Educadores gaúchos realizam greve de fome e fazem governo recuar

Trabalhadores em greve de fome, cercados pela Brigada Militar
Filipe Caldeira

Vinte trabalhadores param de se alimentar para protestar contra o governo de Germano Rigotto (PMDB)A greve dos trabalhadores em Educação do Rio Grande do Sul já dura mais de 30 dias. No dia 3 de abril, cerca de 6 mil trabalhadores rejeitaram a proposta do governo (8,57% em cinco parcelas) e decidiram pela continuidade da greve. A maioria da direção central do CPERS-Sindicato (Articulação/PT) estava contra essa posição.

Nesse mesmo dia, o governador Germano Rigotto (PMDB) encaminhou à votação, na Assembléia Legislativa, o seu projeto de reajuste, que foi aprovado. A medida desencadeou uma greve de fome da qual participaram 20 trabalhadores. Dentre eles, havia três representantes da Democracia e Luta – Oposição ao CPERS, ligada à Conlutas. Os manifestantes se colocaram às portas do Palácio Piratini, sede do governo estadual. Houve repressão e violência por parte da polícia.

A greve de fome durou 36 horas e arrancou uma audiência com o governador, que foi obrigado a abrir mão de vários ataques. A principal conquista – e que determinou o fim do jejum – foi a reintegração de quatro trabalhadores demitidos durante a greve. O governo também aceitou atender cerca de 11 mil promoções atrasadas, incluir funcionários de escola no plano de carreira e deixar a recuperação das aulas a cargo de cada escola, abonando os dias parados para a recuperação até o final do ano letivo, entre outras “concessões”. Os grevistas ainda aguardam documento por escrito.
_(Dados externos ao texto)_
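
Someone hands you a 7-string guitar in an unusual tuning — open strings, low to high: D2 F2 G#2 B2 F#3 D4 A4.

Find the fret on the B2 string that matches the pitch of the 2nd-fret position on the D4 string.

D4 at fret 2 is D4 + 2 semitones = E4.
The open B2 string is 15 semitones below the open D4, so the same pitch on the B2 string lies at fret 2 + 15 = 17.

17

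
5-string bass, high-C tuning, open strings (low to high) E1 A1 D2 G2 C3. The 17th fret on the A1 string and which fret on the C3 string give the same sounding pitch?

Fret 17 on A1 is MIDI 33 + 17 = 50 (D3). On the C3 string (open MIDI 48), that pitch is 50 − 48 = fret 2.

2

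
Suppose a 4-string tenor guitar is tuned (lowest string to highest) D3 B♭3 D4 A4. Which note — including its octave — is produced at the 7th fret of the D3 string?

The open D3 string plus 7 semitones: D–Eb–E–F–Gb–G–Ab–A.
No B→C boundary is crossed, so the octave stays at 3.

A3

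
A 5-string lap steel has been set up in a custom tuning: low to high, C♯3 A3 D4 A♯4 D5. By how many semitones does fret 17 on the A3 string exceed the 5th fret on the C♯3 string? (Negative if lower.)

A3 at fret 17 → D5 (MIDI 74); C♯3 at fret 5 → F♯3 (MIDI 54).
74 − 54 = 20, so the two pitches are 20 semitones apart.

20 semitones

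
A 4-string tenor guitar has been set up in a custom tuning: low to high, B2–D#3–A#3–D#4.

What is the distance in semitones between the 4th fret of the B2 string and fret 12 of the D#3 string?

12 semitones

B2 at fret 4 → D#3 (MIDI 51); D#3 at fret 12 → D#4 (MIDI 63).
51 − 63 = -12, so the two pitches are 12 semitones apart, with D#4 the higher.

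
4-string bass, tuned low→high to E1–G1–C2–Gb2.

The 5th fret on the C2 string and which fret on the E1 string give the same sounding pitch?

13

C2 at fret 5 is C2 + 5 semitones = F2.
The open E1 string is 8 semitones below the open C2, so the same pitch on the E1 string lies at fret 5 + 8 = 13.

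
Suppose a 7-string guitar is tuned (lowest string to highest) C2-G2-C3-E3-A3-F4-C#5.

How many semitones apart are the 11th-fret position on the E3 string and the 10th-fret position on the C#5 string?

E3 at fret 11 → D#4 (MIDI 63); C#5 at fret 10 → B5 (MIDI 83).
63 − 83 = -20, so the two pitches are 20 semitones apart, with B5 the higher.

20 semitones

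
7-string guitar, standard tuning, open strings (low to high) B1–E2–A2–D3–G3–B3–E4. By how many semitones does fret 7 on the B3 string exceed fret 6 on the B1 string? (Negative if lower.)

25 semitones

B3 at fret 7 → F♯4 (MIDI 66); B1 at fret 6 → F2 (MIDI 41).
66 − 41 = 25, so the two pitches are 25 semitones apart.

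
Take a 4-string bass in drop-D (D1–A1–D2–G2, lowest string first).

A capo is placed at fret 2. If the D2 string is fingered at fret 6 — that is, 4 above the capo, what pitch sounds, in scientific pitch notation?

The capo raises the open D2 by 2 semitones to E2; fretting 4 more gives D2 + 2 + 4 = D2 + 6 semitones = G#2.
(Also written Ab.)

G#2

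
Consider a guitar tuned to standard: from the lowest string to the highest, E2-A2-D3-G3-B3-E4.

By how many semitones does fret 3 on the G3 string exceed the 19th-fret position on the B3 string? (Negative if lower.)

G3 at fret 3 → A♯3 (MIDI 58); B3 at fret 19 → F♯5 (MIDI 78).
58 − 78 = -20, so the two pitches are 20 semitones apart.

-20 semitones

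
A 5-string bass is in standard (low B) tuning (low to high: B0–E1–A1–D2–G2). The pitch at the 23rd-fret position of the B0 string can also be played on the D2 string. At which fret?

B0 at fret 23 is B0 + 23 semitones = A#2.
The open D2 string is 15 semitones above the open B0, so the same pitch on the D2 string lies at fret 23 − 15 = 8.

8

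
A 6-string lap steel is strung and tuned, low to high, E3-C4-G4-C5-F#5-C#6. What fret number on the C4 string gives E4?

E4 is 4 semitones above the open C4 (C–C#–D–D#–E), so it sits at fret 4.

4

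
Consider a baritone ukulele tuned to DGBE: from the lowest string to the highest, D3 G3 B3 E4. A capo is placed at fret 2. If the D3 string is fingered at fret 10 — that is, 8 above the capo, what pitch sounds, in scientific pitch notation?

C4

The capo raises the open D3 by 2 semitones to E3; fretting 8 more gives D3 + 2 + 8 = D3 + 10 semitones = C4.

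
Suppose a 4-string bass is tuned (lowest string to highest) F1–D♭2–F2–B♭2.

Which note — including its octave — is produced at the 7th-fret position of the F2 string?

C3

Each fret is one semitone, so F2 + 7 = C3.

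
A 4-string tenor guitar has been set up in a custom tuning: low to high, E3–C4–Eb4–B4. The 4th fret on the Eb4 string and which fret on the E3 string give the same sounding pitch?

15

Eb4 at fret 4 is Eb4 + 4 semitones = G4.
The open E3 string is 11 semitones below the open Eb4, so the same pitch on the E3 string lies at fret 4 + 11 = 15.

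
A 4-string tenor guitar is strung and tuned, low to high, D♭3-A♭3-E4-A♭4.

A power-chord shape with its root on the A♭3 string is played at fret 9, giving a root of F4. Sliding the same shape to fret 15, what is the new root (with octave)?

B4

Moving from fret 9 to fret 15 shifts the root by 6 semitones.
F4 up 6 semitones is B4.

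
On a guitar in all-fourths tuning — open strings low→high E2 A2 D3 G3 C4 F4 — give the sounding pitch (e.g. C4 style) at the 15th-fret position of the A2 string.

C4

A2 is MIDI 45. Adding 15 gives 60, which is C4.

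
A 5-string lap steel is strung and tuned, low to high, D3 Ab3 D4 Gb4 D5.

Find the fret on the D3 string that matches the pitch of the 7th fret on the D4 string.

D4 at fret 7 is D4 + 7 semitones = A4.
The open D3 string is 12 semitones below the open D4, so the same pitch on the D3 string lies at fret 7 + 12 = 19.

19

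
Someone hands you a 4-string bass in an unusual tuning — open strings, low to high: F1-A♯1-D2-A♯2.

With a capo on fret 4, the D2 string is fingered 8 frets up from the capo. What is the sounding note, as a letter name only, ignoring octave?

D

The capo raises the open D2 by 4 semitones to F♯2; fretting 8 more gives D2 + 4 + 8 = D2 + 12 semitones, landing on D.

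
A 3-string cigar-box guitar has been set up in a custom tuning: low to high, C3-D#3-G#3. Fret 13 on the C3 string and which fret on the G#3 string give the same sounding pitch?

C3 at fret 13 is C3 + 13 semitones = C#4.
The open G#3 string is 8 semitones above the open C3, so the same pitch on the G#3 string lies at fret 13 − 8 = 5.

5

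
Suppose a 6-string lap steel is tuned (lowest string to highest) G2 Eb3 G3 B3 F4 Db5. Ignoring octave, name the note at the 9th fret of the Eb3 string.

The open Eb3 string plus 9 semitones: Eb–E–F–Gb–G–Ab–A–Bb–B–C.

C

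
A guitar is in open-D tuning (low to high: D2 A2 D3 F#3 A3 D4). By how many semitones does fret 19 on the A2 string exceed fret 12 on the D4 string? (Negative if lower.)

A2 at fret 19 → E4 (MIDI 64); D4 at fret 12 → D5 (MIDI 74).
64 − 74 = -10, so the two pitches are 10 semitones apart.

-10 semitones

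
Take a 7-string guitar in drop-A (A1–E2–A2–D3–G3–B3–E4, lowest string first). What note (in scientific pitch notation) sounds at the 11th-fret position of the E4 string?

E4 is MIDI 64. Adding 11 gives 75, which is D#5.
(Equivalently spelled Eb5.)

D#5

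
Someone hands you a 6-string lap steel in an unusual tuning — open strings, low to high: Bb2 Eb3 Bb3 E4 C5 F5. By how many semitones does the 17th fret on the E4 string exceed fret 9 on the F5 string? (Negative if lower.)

E4 at fret 17 → A5 (MIDI 81); F5 at fret 9 → D6 (MIDI 86).
81 − 86 = -5, so the two pitches are 5 semitones apart.

-5 semitones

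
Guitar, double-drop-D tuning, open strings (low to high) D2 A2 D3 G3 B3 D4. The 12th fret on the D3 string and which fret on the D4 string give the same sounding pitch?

D3 at fret 12 is D3 + 12 semitones = D4.
The open D4 string is 12 semitones above the open D3, so the same pitch on the D4 string lies at fret 12 − 12 = 0.

0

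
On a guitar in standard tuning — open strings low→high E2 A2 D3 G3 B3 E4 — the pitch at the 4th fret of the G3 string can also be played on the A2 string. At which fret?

G3 at fret 4 is G3 + 4 semitones = B3.
The open A2 string is 10 semitones below the open G3, so the same pitch on the A2 string lies at fret 4 + 10 = 14.

14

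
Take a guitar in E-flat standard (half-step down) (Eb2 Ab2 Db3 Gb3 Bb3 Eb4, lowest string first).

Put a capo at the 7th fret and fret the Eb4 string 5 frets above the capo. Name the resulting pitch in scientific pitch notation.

Eb5

The capo raises the open Eb4 by 7 semitones to Bb4; fretting 5 more gives Eb4 + 7 + 5 = Eb4 + 12 semitones = Eb5.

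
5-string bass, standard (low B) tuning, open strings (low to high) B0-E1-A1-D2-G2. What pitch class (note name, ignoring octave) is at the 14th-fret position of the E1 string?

F♯

E1 is MIDI 28. Adding 14 gives 42; 42 mod 12 = 6, i.e. F♯.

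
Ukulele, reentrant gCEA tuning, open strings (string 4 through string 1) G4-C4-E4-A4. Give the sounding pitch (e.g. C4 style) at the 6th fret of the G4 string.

G4 is MIDI 67. Adding 6 gives 73, which is C#5.

C#5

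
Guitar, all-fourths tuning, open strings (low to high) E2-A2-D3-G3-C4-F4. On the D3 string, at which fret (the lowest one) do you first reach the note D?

0

From D3, count semitones up the chromatic scale until reaching D: D — 0 steps.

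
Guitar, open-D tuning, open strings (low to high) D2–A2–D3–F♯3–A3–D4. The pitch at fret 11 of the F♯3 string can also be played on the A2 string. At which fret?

20

F♯3 at fret 11 is F♯3 + 11 semitones = F4.
The open A2 string is 9 semitones below the open F♯3, so the same pitch on the A2 string lies at fret 11 + 9 = 20.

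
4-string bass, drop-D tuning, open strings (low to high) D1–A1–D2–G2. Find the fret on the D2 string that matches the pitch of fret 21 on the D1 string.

9

D1 at fret 21 is D1 + 21 semitones = B2.
The open D2 string is 12 semitones above the open D1, so the same pitch on the D2 string lies at fret 21 − 12 = 9.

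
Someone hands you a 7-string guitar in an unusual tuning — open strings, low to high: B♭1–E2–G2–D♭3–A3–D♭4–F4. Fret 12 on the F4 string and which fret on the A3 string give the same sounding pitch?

Fret 12 on F4 is MIDI 65 + 12 = 77 (F5). On the A3 string (open MIDI 57), that pitch is 77 − 57 = fret 20.

20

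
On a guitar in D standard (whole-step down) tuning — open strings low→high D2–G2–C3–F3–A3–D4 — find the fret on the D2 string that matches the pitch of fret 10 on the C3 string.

20

Fret 10 on C3 is MIDI 48 + 10 = 58 (A#3). On the D2 string (open MIDI 38), that pitch is 58 − 38 = fret 20.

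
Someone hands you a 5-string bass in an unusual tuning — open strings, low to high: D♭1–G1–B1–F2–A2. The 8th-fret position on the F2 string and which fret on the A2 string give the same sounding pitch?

4

F2 at fret 8 is F2 + 8 semitones = D♭3.
The open A2 string is 4 semitones above the open F2, so the same pitch on the A2 string lies at fret 8 − 4 = 4.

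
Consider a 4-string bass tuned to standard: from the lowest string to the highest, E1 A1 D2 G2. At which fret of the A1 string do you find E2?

E2 is 7 semitones above the open A1 (A–A#–B–C–C#–D–D#–E), so it sits at fret 7.

7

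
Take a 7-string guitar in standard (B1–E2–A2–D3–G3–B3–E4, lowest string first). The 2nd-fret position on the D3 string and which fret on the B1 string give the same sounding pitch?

17

D3 at fret 2 is D3 + 2 semitones = E3.
The open B1 string is 15 semitones below the open D3, so the same pitch on the B1 string lies at fret 2 + 15 = 17.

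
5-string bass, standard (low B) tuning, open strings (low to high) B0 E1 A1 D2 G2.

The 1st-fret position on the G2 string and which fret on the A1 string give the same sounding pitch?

11

G2 at fret 1 is G2 + 1 semitone = G#2.
The open A1 string is 10 semitones below the open G2, so the same pitch on the A1 string lies at fret 1 + 10 = 11.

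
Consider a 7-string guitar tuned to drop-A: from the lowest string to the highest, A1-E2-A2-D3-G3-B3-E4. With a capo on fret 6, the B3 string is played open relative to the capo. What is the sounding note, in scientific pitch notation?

F4

The capo raises the open B3 by 6 semitones to F4; fretting 0 more gives B3 + 6 + 0 = B3 + 6 semitones = F4.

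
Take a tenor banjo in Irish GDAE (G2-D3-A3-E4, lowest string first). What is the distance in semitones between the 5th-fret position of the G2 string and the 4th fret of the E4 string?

G2 at fret 5 → C3 (MIDI 48); E4 at fret 4 → G♯4 (MIDI 68).
48 − 68 = -20, so the two pitches are 20 semitones apart, with G♯4 the higher.

20 semitones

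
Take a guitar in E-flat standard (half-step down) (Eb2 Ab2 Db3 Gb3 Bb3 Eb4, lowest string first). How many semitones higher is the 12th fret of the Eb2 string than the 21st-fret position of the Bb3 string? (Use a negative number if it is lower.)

Eb2 at fret 12 → Eb3 (MIDI 51); Bb3 at fret 21 → G5 (MIDI 79).
51 − 79 = -28, so the two pitches are 28 semitones apart.

-28 semitones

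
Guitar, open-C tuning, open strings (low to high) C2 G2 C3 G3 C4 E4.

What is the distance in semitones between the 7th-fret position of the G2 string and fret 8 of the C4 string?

G2 at fret 7 → D3 (MIDI 50); C4 at fret 8 → G#4 (MIDI 68).
50 − 68 = -18, so the two pitches are 18 semitones apart, with G#4 the higher.

18 semitones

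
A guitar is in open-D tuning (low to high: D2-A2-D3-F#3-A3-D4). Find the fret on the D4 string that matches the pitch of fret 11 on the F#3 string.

F#3 at fret 11 is F#3 + 11 semitones = F4.
The open D4 string is 8 semitones above the open F#3, so the same pitch on the D4 string lies at fret 11 − 8 = 3.

3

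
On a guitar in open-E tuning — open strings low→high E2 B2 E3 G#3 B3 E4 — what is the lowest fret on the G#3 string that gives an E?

From G#3, count semitones up the chromatic scale until reaching E: G#–A–A#–B–C–C#–D–D#–E — 8 steps.

8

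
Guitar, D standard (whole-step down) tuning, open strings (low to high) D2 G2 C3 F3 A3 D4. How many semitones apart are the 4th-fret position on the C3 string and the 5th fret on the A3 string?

10 semitones

C3 at fret 4 → E3 (MIDI 52); A3 at fret 5 → D4 (MIDI 62).
52 − 62 = -10, so the two pitches are 10 semitones apart, with D4 the higher.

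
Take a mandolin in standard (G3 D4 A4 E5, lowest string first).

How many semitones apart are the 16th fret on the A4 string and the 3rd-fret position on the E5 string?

6 semitones

A4 at fret 16 → C♯6 (MIDI 85); E5 at fret 3 → G5 (MIDI 79).
85 − 79 = 6, so the two pitches are 6 semitones apart, with C♯6 the higher.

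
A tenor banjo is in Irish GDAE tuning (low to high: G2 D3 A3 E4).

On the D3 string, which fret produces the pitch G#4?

18

G#4 is 18 semitones above the open D3 (D–D#–E–F–…–F#–G–G#), so it sits at fret 18.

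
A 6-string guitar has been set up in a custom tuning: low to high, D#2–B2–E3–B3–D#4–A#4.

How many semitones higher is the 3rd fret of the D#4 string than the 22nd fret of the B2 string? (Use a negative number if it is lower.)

-3 semitones

D#4 at fret 3 → F#4 (MIDI 66); B2 at fret 22 → A4 (MIDI 69).
66 − 69 = -3, so the two pitches are 3 semitones apart.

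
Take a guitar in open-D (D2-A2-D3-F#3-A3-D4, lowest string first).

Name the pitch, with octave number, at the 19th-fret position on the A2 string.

E4

A2 is MIDI 45. Adding 19 gives 64, which is E4.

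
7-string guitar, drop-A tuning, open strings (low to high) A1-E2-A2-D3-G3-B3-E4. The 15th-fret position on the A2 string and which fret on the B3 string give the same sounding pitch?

1

Fret 15 on A2 is MIDI 45 + 15 = 60 (C4). On the B3 string (open MIDI 59), that pitch is 60 − 59 = fret 1.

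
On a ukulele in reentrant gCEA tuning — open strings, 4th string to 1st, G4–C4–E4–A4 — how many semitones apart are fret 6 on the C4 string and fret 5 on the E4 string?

3 semitones

C4 at fret 6 → F#4 (MIDI 66); E4 at fret 5 → A4 (MIDI 69).
66 − 69 = -3, so the two pitches are 3 semitones apart, with A4 the higher.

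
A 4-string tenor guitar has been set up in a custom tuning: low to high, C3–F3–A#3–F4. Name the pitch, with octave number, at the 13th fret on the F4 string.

F#5

F4 is MIDI 65. Adding 13 gives 78, which is F#5.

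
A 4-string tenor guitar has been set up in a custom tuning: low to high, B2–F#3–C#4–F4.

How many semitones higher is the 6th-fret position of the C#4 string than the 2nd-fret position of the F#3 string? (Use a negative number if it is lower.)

C#4 at fret 6 → G4 (MIDI 67); F#3 at fret 2 → G#3 (MIDI 56).
67 − 56 = 11, so the two pitches are 11 semitones apart.

11 semitones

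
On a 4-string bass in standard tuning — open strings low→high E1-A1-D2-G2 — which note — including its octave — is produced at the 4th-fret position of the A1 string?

The open A1 string plus 4 semitones: A–A#–B–C–C#.
The walk passes from B into C once, so the octave number goes from 1 to 2.

C♯2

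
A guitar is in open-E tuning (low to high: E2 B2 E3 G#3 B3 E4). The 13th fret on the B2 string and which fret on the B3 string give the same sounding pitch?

1

Fret 13 on B2 is MIDI 47 + 13 = 60 (C4). On the B3 string (open MIDI 59), that pitch is 60 − 59 = fret 1.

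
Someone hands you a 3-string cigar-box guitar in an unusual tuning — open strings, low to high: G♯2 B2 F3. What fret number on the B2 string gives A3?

A3 is 10 semitones above the open B2 (B–C–C#–D–…–G–G#–A), so it sits at fret 10.

10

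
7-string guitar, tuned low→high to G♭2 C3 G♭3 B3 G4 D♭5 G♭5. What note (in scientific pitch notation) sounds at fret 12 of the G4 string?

G5

G4 is MIDI 67. Adding 12 gives 79, which is G5.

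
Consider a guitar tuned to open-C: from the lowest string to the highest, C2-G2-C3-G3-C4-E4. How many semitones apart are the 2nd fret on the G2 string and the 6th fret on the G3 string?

G2 at fret 2 → A2 (MIDI 45); G3 at fret 6 → C#4 (MIDI 61).
45 − 61 = -16, so the two pitches are 16 semitones apart, with C#4 the higher.

16 semitones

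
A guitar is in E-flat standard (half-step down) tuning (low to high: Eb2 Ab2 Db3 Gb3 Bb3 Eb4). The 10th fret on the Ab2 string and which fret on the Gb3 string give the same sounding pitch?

Ab2 at fret 10 is Ab2 + 10 semitones = Gb3.
The open Gb3 string is 10 semitones above the open Ab2, so the same pitch on the Gb3 string lies at fret 10 − 10 = 0.

0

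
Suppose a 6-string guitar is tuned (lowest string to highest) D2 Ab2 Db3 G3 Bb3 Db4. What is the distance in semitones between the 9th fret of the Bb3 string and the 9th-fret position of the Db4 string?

Bb3 at fret 9 → G4 (MIDI 67); Db4 at fret 9 → Bb4 (MIDI 70).
67 − 70 = -3, so the two pitches are 3 semitones apart, with Bb4 the higher.

3 semitones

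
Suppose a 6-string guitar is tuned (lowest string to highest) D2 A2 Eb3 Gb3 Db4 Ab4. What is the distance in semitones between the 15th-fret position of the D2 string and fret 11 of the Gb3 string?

12 semitones

D2 at fret 15 → F3 (MIDI 53); Gb3 at fret 11 → F4 (MIDI 65).
53 − 65 = -12, so the two pitches are 12 semitones apart, with F4 the higher.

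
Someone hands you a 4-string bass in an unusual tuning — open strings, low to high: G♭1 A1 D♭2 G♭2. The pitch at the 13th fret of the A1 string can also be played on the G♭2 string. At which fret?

A1 at fret 13 is A1 + 13 semitones = B♭2.
The open G♭2 string is 9 semitones above the open A1, so the same pitch on the G♭2 string lies at fret 13 − 9 = 4.

4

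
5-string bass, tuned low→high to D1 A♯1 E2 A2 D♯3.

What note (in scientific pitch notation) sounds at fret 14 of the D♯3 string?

F4

Each fret is one semitone, so D♯3 + 14 = F4.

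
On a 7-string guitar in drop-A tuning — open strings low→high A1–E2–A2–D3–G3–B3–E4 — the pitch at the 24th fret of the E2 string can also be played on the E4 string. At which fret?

0

Fret 24 on E2 is MIDI 40 + 24 = 64 (E4). On the E4 string (open MIDI 64), that pitch is 64 − 64 = fret 0.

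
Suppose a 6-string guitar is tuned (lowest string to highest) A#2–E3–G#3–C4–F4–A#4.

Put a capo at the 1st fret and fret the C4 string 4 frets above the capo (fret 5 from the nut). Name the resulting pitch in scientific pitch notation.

The capo raises the open C4 by 1 semitone to C#4; fretting 4 more gives C4 + 1 + 4 = C4 + 5 semitones = F4.

F4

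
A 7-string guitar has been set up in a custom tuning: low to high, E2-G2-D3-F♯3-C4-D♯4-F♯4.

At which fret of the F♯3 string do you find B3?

5

B3 is 5 semitones above the open F♯3 (F#–G–G#–A–A#–B), so it sits at fret 5.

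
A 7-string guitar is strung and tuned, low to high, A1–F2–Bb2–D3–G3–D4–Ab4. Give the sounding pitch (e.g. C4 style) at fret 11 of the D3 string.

D3 is MIDI 50. Adding 11 gives 61, which is Db4.

Db4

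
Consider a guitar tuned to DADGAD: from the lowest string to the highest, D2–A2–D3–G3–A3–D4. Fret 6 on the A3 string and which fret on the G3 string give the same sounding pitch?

A3 at fret 6 is A3 + 6 semitones = D#4.
The open G3 string is 2 semitones below the open A3, so the same pitch on the G3 string lies at fret 6 + 2 = 8.

8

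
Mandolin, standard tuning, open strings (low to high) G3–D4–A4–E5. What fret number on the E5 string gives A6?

17

A6 is 17 semitones above the open E5 (E–F–F#–G–…–G–G#–A), so it sits at fret 17.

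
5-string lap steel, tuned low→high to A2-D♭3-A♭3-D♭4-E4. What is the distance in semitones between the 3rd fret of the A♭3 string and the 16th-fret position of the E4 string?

A♭3 at fret 3 → B3 (MIDI 59); E4 at fret 16 → A♭5 (MIDI 80).
59 − 80 = -21, so the two pitches are 21 semitones apart, with A♭5 the higher.

21 semitones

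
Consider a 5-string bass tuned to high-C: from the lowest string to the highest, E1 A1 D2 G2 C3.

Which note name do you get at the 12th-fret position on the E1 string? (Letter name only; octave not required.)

E

Each fret is one semitone, so E1 + 12 = E.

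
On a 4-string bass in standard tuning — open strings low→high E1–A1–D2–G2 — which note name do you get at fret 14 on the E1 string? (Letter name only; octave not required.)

The open E1 string plus 14 semitones: E–F–F#–G–…–E–F–F#.
(Equivalently spelled G♭.)

F♯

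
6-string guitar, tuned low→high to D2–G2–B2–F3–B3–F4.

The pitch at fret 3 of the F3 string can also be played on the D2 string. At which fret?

F3 at fret 3 is F3 + 3 semitones = A♭3.
The open D2 string is 15 semitones below the open F3, so the same pitch on the D2 string lies at fret 3 + 15 = 18.

18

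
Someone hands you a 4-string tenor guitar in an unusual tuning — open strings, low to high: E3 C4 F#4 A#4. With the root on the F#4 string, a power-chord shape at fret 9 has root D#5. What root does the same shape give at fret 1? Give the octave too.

Moving from fret 9 to fret 1 shifts the root by -8 semitones.
D#5 down 8 semitones is G4.

G4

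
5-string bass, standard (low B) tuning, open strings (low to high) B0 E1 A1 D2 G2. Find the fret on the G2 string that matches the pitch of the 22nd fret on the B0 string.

B0 at fret 22 is B0 + 22 semitones = A2.
The open G2 string is 20 semitones above the open B0, so the same pitch on the G2 string lies at fret 22 − 20 = 2.

2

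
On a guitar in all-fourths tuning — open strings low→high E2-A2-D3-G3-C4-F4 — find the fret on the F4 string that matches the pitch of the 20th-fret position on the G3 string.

10

G3 at fret 20 is G3 + 20 semitones = D♯5.
The open F4 string is 10 semitones above the open G3, so the same pitch on the F4 string lies at fret 20 − 10 = 10.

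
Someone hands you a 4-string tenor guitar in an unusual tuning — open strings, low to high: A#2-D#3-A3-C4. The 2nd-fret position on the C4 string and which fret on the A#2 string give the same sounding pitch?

C4 at fret 2 is C4 + 2 semitones = D4.
The open A#2 string is 14 semitones below the open C4, so the same pitch on the A#2 string lies at fret 2 + 14 = 16.

16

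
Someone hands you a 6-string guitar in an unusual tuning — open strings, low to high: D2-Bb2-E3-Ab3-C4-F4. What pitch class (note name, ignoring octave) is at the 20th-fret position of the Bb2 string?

Gb

The open Bb2 string plus 20 semitones: Bb–B–C–Db–…–E–F–Gb.
(Equivalently spelled F#.)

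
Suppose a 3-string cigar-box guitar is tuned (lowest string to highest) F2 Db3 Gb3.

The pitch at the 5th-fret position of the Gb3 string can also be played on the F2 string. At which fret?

18

Fret 5 on Gb3 is MIDI 54 + 5 = 59 (B3). On the F2 string (open MIDI 41), that pitch is 59 − 41 = fret 18.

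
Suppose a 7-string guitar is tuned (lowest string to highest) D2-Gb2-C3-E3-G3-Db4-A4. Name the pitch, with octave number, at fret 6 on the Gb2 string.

C3

Each fret is one semitone, so Gb2 + 6 = C3.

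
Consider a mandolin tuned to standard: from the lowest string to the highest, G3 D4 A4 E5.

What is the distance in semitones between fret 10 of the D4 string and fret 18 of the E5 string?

22 semitones

D4 at fret 10 → C5 (MIDI 72); E5 at fret 18 → A#6 (MIDI 94).
72 − 94 = -22, so the two pitches are 22 semitones apart, with A#6 the higher.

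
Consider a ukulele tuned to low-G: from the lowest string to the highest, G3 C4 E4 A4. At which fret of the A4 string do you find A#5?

13

A#5 is 13 semitones above the open A4 (A–A#–B–C–…–G#–A–A#), so it sits at fret 13.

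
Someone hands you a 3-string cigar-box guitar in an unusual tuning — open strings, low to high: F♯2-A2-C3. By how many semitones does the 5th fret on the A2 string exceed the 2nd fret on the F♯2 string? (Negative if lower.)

6 semitones

A2 at fret 5 → D3 (MIDI 50); F♯2 at fret 2 → G♯2 (MIDI 44).
50 − 44 = 6, so the two pitches are 6 semitones apart.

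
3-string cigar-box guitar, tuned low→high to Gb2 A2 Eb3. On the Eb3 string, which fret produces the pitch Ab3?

Ab3 is 5 semitones above the open Eb3 (Eb–E–F–Gb–G–Ab), so it sits at fret 5.

5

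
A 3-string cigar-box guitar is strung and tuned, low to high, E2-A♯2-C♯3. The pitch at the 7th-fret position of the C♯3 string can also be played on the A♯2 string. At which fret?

10

C♯3 at fret 7 is C♯3 + 7 semitones = G♯3.
The open A♯2 string is 3 semitones below the open C♯3, so the same pitch on the A♯2 string lies at fret 7 + 3 = 10.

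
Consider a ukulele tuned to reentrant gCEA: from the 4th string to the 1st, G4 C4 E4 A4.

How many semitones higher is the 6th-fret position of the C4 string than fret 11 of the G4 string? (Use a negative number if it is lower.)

-12 semitones

C4 at fret 6 → F#4 (MIDI 66); G4 at fret 11 → F#5 (MIDI 78).
66 − 78 = -12, so the two pitches are 12 semitones apart.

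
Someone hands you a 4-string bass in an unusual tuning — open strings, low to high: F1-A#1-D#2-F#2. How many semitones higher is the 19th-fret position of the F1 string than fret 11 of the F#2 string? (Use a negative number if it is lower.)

F1 at fret 19 → C3 (MIDI 48); F#2 at fret 11 → F3 (MIDI 53).
48 − 53 = -5, so the two pitches are 5 semitones apart.

-5 semitones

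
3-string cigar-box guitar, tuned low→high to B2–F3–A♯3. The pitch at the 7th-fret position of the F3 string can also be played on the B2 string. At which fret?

13

F3 at fret 7 is F3 + 7 semitones = C4.
The open B2 string is 6 semitones below the open F3, so the same pitch on the B2 string lies at fret 7 + 6 = 13.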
A participação da Democracia e Luta foi determinante para os resultados positivos da mobilização. Se dependesse da direção central do sindicato, a greve já teria acabado sem as conquistas obtidas. “Não podemos nos iludir com avanço salarial, mas houve vitória”, disse Andréia Ortiz, da Democracia e Luta. Para ela, a luta avançou, apesar de ainda faltar muita coisa. “A categoria, se mobilizou, veio para a greve, foi às ruas, realizou atos grandiosos. Temos que ficar em estado permanente de mobilização, sempre discutindo, procurando mais politização da categoria e crescimento da mobilização”, declarou Andréia.

A próxima assembléia geral acontece nesta sexta-feira, dia 7 de abril.